General Optimization Guidelines 2
2-35
A load that forwards from a store must wait for the store’s data to be
written to the store buffer before proceeding, but other, unrelated loads
need not wait.
Assembly/Compiler Coding Rule 20. (H impact, ML generality) If it is
necessary to extract a non-aligned portion of stored data, read out the smallest
aligned portion that completely contains the data and shift/mask the data as
necessary.
This is better than incurring the penalties of a failed store-forward.
Assembly/Compiler Coding Rule 21. (MH impact, ML generality) Avoid
several small loads after large stores to the same area of memory by using a
single large read and register copies as needed.
Example 2-12 contains several store-forwarding situations when small
loads follow large stores. The first three load operations illustrate the
situations described in Rule 22. However, the last load operation gets
data from store-forwarding without problem.
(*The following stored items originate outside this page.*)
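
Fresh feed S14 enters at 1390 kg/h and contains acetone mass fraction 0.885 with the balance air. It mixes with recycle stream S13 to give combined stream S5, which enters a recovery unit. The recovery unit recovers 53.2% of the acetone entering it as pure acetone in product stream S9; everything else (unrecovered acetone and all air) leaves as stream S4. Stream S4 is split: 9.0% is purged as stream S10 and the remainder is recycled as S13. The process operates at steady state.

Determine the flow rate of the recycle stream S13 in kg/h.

air enters only via S14 and leaves only via the purge: 1390×0.115 = 0.090×(air in S4), and the recovery unit passes all air, so air in S5 = air in S4 = 1776.1 kg/h.
acetone in S5: m_A = 1390×0.885 + (1−0.090)·(1−0.532)·m_A, so m_A = 1230.2/0.5741 = 2142.7 kg/h.
S4 = (1−0.532)×2142.7 + 1776.1 = 2778.9 kg/h.
Recycle S13 = (1−0.090)×2778.9 = 2528.8 kg/h.

2529 kg/h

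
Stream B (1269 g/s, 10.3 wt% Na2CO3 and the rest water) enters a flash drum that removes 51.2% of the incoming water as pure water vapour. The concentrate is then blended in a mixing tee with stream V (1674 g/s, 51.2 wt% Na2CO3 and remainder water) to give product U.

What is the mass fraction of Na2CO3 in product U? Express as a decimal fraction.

0.419

Vapour removed = 0.512×0.897×1269 = 582.81 g/s; concentrate = 686.19 g/s.
Na2CO3 reaching the mixer = 130.71 (from concentrate) + 1674×0.512 = 987.79 g/s.
Product flow = 686.19 + 1674 = 2360.2 g/s; Na2CO3 fraction = 0.419.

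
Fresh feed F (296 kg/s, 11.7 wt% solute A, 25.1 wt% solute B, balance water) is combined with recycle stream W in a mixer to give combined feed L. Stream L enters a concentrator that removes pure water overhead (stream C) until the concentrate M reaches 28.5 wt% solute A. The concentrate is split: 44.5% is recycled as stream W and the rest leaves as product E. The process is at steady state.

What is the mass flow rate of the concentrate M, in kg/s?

Overall solute A balance (none leaves overhead): solute A in fresh feed = solute A in product, i.e. 296×0.117 = (1−0.445)·M·0.285.
M = 34.632/(0.285×0.555) = 218.95 kg/s.

218.9 kg/s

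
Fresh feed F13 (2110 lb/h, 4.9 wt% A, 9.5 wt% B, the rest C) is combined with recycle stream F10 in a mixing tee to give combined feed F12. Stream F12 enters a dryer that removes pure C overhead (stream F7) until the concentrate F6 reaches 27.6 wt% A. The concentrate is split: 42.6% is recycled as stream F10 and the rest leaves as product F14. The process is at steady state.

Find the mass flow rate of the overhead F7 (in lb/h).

1735 lb/h

Overall A balance (none leaves overhead): A in fresh feed = A in product, i.e. 2110×0.049 = (1−0.426)·F6·0.276.
F6 = 103.39/(0.276×0.574) = 652.62 lb/h.
Recycle F10 = 0.426×652.62 = 278.01 lb/h.
Combined feed F12 = 2110 + 278.01 = 2388 lb/h.
Overhead F7 = F12 − F6 = 2388 − 652.62 = 1735.4 lb/h.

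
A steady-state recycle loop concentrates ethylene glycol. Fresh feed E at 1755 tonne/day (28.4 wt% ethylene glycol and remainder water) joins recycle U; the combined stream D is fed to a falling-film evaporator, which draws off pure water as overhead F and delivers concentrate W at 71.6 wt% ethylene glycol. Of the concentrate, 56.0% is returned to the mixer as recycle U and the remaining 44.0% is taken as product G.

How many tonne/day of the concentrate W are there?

Overall ethylene glycol balance (none leaves overhead): ethylene glycol in fresh feed = ethylene glycol in product, i.e. 1755×0.284 = (1−0.560)·W·0.716.
W = 498.42/(0.716×0.440) = 1582.1 tonne/day.

1582 tonne/day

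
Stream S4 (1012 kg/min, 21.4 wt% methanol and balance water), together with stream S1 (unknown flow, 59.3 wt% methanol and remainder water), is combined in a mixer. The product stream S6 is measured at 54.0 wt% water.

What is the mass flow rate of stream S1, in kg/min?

Let S1 be the unknown flow. Total out = 1012 + S1.
water balance: 795.43 + 0.407·S1 = 0.540·(1012 + S1)
(0.407 − 0.540)·S1 = 0.540×1012 − 795.43 = -248.95
S1 = -248.95 / -0.133 = 1871.8 kg/min

1872 kg/min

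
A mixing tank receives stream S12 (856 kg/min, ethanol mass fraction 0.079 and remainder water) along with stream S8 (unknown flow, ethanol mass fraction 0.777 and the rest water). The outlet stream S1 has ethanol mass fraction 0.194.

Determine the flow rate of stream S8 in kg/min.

168.9 kg/min

Let S8 be the unknown flow. Total out = 856 + S8.
ethanol balance: 67.624 + 0.777·S8 = 0.194·(856 + S8)
(0.777 − 0.194)·S8 = 0.194×856 − 67.624 = 98.44
S8 = 98.44 / 0.583 = 168.85 kg/min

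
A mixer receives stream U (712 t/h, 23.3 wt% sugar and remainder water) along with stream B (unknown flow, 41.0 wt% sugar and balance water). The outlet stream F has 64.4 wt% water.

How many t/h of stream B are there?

1622 t/h

Let B be the unknown flow. Total out = 712 + B.
water balance: 546.1 + 0.590·B = 0.644·(712 + B)
(0.590 − 0.644)·B = 0.644×712 − 546.1 = -87.576
B = -87.576 / -0.054 = 1621.8 t/h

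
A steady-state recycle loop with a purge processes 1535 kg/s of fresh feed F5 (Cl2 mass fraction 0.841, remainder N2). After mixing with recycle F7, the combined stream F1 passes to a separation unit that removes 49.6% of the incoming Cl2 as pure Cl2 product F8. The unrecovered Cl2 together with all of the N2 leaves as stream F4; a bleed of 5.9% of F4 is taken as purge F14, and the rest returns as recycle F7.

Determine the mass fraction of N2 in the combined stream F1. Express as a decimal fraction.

N2 enters only via F5 and leaves only via the purge: 1535×0.159 = 0.059×(N2 in F4), and the separation unit passes all N2, so N2 in F1 = N2 in F4 = 4136.7 kg/s.
Cl2 in F1: m_A = 1535×0.841 + (1−0.059)·(1−0.496)·m_A, so m_A = 1290.9/0.5257 = 2455.5 kg/s.
F1 = 2455.5 + 4136.7 = 6592.2 kg/s.
N2 fraction in F1 = 4136.7/6592.2 = 0.628.

0.628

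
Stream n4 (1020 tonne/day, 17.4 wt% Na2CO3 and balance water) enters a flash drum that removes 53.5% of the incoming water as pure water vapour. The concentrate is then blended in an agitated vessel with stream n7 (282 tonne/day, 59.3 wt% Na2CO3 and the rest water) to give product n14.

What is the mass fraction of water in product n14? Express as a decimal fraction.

Vapour removed = 0.535×0.826×1020 = 450.75 tonne/day; concentrate = 569.25 tonne/day.
water reaching the mixer = 391.77 (from concentrate) + 282×0.407 = 506.55 tonne/day.
Product flow = 569.25 + 282 = 851.25 tonne/day; water fraction = 0.5951.

0.5951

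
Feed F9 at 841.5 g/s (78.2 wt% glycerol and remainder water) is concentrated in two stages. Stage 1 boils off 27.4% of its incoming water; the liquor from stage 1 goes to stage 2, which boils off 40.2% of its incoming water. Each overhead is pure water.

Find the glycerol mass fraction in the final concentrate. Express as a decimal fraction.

water in feed = 841.5×0.218 = 183.45 g/s.
After stage 1: water left = (1−0.274)×183.45 = 133.18; stream total = 791.24 g/s.
After stage 2: water left = (1−0.402)×133.18 = 79.643; final concentrate = 737.7 g/s.
glycerol fraction = 658.05/737.7 = 0.892.

0.892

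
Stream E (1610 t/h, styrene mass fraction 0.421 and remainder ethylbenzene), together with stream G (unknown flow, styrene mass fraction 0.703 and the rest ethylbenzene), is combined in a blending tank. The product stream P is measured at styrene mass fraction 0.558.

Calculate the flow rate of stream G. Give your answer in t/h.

1521 t/h

Let G be the unknown flow. Total out = 1610 + G.
styrene balance: 677.81 + 0.703·G = 0.558·(1610 + G)
(0.703 − 0.558)·G = 0.558×1610 − 677.81 = 220.57
G = 220.57 / 0.145 = 1521.2 t/h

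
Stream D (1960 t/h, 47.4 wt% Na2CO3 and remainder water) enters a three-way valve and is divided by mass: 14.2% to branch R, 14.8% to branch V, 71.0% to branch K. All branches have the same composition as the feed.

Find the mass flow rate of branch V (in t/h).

290.1 t/h

Branch V flow = 0.148×1960 = 290.08 t/h.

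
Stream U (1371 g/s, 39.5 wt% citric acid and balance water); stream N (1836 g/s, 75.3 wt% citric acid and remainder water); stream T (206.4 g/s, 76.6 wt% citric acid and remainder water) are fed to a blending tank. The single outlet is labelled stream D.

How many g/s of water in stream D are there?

water out = water in = 1371×0.605 + 1836×0.247 + 206.4×0.234 = 1331.2 g/s.

1331 g/s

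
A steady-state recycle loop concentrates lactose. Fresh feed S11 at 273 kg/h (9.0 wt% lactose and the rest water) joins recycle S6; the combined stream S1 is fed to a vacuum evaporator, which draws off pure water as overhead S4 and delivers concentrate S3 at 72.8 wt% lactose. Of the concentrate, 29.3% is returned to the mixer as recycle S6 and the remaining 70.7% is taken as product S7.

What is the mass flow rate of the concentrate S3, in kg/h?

Overall lactose balance (none leaves overhead): lactose in fresh feed = lactose in product, i.e. 273×0.090 = (1−0.293)·S3·0.728.
S3 = 24.57/(0.728×0.707) = 47.737 kg/h.

47.74 kg/h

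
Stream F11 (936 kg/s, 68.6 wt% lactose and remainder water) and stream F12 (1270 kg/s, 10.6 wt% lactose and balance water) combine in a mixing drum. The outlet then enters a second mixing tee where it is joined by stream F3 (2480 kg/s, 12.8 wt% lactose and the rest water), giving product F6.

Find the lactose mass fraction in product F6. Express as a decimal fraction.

Overall, product flow = 4686 kg/s.
lactose in = 936×0.686 + 1270×0.106 + 2480×0.128 = 1094.2 kg/s.
lactose fraction in F6 = 0.233.

0.233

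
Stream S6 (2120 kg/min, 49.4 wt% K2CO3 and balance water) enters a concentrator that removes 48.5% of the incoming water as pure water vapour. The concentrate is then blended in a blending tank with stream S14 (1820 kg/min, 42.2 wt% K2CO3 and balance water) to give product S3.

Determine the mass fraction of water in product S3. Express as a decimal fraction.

0.4692

Vapour removed = 0.485×0.506×2120 = 520.27 kg/min; concentrate = 1599.7 kg/min.
water reaching the mixer = 552.45 (from concentrate) + 1820×0.578 = 1604.4 kg/min.
Product flow = 1599.7 + 1820 = 3419.7 kg/min; water fraction = 0.4692.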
Example 2-13 illustrates a store-forwarding situation when a large load
follows after several small stores. The data needed by the load operation
cannot be forwarded because all of the data that needs to be forwarded is
not contained in the store buffer. Avoid large loads after small stores to
the same area of memory.
Example 2-12 Several Situations of Small Loads After Large Store
mov [EBP],‘abcd’
mov AL, [EBP] ; not blocked - same alignment
mov BL, [EBP + 1] ; blocked
mov CL, [EBP + 2] ; blocked
mov DL, [EBP + 3] ; blocked
mov AL, [EBP] ; not blocked - same alignment
; n.b. passes older blocked loads